Mas permaneço com a sensação estupidificante, na minha ignorância já citada. Por que é olhar e pensar, o que é o ser humano? O que é esse mal que extrapola, arrebenta as fronteiras internas desse mesmo ser humano? O mal está aqui, dentro, de mim, diariamente. Não sou, nem de longe, nem por uma fração de segundo, melhor por ficar pensando que as pessoas vibram com a morte de um ser humano, repito, apenas pensando, sem me ater a maiores aprofundamentos. Há que lutar contra o mal interno. Pelas minhas egoísticas razões, talvez. Mas, como uma vez escreveu o Caio Fernando, sinto falta da bondade, sinto nostalgia da bondade. A minha xará Frank, a Anne, escreveu que, apesar de tudo, ainda acreditava na bondade humana. Eu também quero, e mais ainda, quero acreditar na minha.
Mas junto com a crença nisso, tem que haver escudos, permanentes, porque o medo é grande, porque o mal, me parece, tem parcerias muitíssimos perigosas, como a loucura. Essa combinação é tão favorecida, é tão fácil de geminar, brota em qualquer canto. Mais uma vez Caio - 'qualquer avenida de grande cidade é um corredor de hospício', mas, não se enganem - aqui, na minha cidade, que apesar da extensão não tem a feição de "cidade grande", tinha um jovem homem que costumava esmurrar mulheres na rua - derrubou uma moça, enfermeira, com um soco, em frente ao hospital municipal (por que será que ele não derrubou um rapaz, não é mesmo?). Eu mesma, lá pelos 10, 12 anos, fui agredida numa calçada, do nada, ao virar uma esquina. Por uma mulher de rua? Não, que surpresa, por um homem de rua, provavelmente mais um louco. E colegas de escola que eram seguidas (naquele tempo não se usava termos como 'pedofilia'), repito, por homens, claro, e chegavam chorando na aula. Ou a minha ex-aluna, de dez anos, que veio desabafar comigo sobre as investidas, cada vez mais invasivas, do cunhado. Sim, um homem, adulto, casado com a irmã mais velha dela. Virei um fera, fiz relatório, acionei a escola, o conselho tutelar, acordamos a mãe dela pra vida e o cara saiu de perto. Como aquela pimenta me ardeu, e fico pensando em tantas outras que não conseguem desabafar, que não conseguem se safar. Então, eu diria, complementando o que o Caio disse, que qualquer rua de qualquer cidade é um corredor de hospício.

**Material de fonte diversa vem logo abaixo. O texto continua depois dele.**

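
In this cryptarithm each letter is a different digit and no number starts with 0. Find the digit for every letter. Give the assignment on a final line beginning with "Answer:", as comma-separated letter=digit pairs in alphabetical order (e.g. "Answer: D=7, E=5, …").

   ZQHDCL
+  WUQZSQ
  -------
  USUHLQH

Step 1. [col 1: L + Q ≡ H (mod 10)] several values work for H in column 1 (L + Q ≡ H (mod 10), carry-in 0); try H=4. So H=4.
Step 2. [U] U is the leading digit of a 7-digit sum of two 6-digit numbers; the final carry is exactly 1 ⇒ U=1.
Step 3. [col 1: L + Q ≡ H (mod 10)] column 1 (L + Q ≡ H (mod 10), carry-in 0) doesn't pin L yet; pick L=5 and continue ⇒ L=5.
Step 4. [col 1: L + Q ≡ H (mod 10)] column 1 reads L+Q+carry(0)=H with L=5, H=4; with digits 1,4,5 already taken and all letters distinct, the only value for Q is 9 ⇒ Q=9.
Step 5. [col 2: C + S ≡ Q (mod 10)] no forcing yet in column 2 (carry-in 1); C=6 is free and consistent — try it ⇒ C=6.
Step 6. [col 2: C + S ≡ Q (mod 10)] column 2 reads C+S+carry(1)=Q with C=6, Q=9; with digits 1,4,5,6,9 already taken and all letters distinct, the only value for S is 2, so S=2.
Step 7. [col 3: D + Z ≡ L (mod 10)] D=7 is one option consistent with column 3 (D + Z ≡ L (mod 10), carry-in 0) — take it, so D=7.
Step 8. [col 3: D + Z ≡ L (mod 10)] in column 3 we have D+Z≡L with carry-in 0; given D=7, L=5 and digits 1,2,4,5,6,7,9 already taken and all letters distinct, that pins Z to 8 ⇒ Z=8.
Step 9. [col 6: Z + W ≡ S (mod 10)] column 6: given Z=8, S=2, carry-in 1, and digits 1,2,4,5,6,7,8,9 already taken and all letters distinct, Z+W≡S (mod 10) forces W=3. So W=3.

Answer: C=6, D=7, H=4, L=5, Q=9, S=2, U=1, W=3, Z=8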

E todas essas pessoas seguem soltas, nesse hospício coletivo, algumas domesticando seus instintos, outras simplesmente dando vazão a eles. Não, não feito os animais, deixemos os animais fora desta - eles tem suas próprias leis que cabem à sua espécie.
E há que domar nossos fantasmas, nossos demônios, e lidar com o medo. Toda hora o convite é "regue sua plantinha do mal", incessantemente. Onde isso vai parar, é o que todo mundo, todas as religiões, se perguntam, e criam-se refúgios nelas, e em todas as crenças possíveis.
E o Renato Russo sempre me emocionou com aquele verso - "...e você de que lado está? eu estou no lado do bem, com a luz, e com os anjos". Com um pouco de medo, esse agora da pieguice, quero estar nesse lado também, mais que quero, preciso, de luz. A escuridão precisa do contraste, e acho que, se a gente conseguir enxergar melhor o escuro, dá pra viver, quem sabe, até bem com ele, sem deixar que vaze, que se derrame pra fora e contamine, tanto, o outro.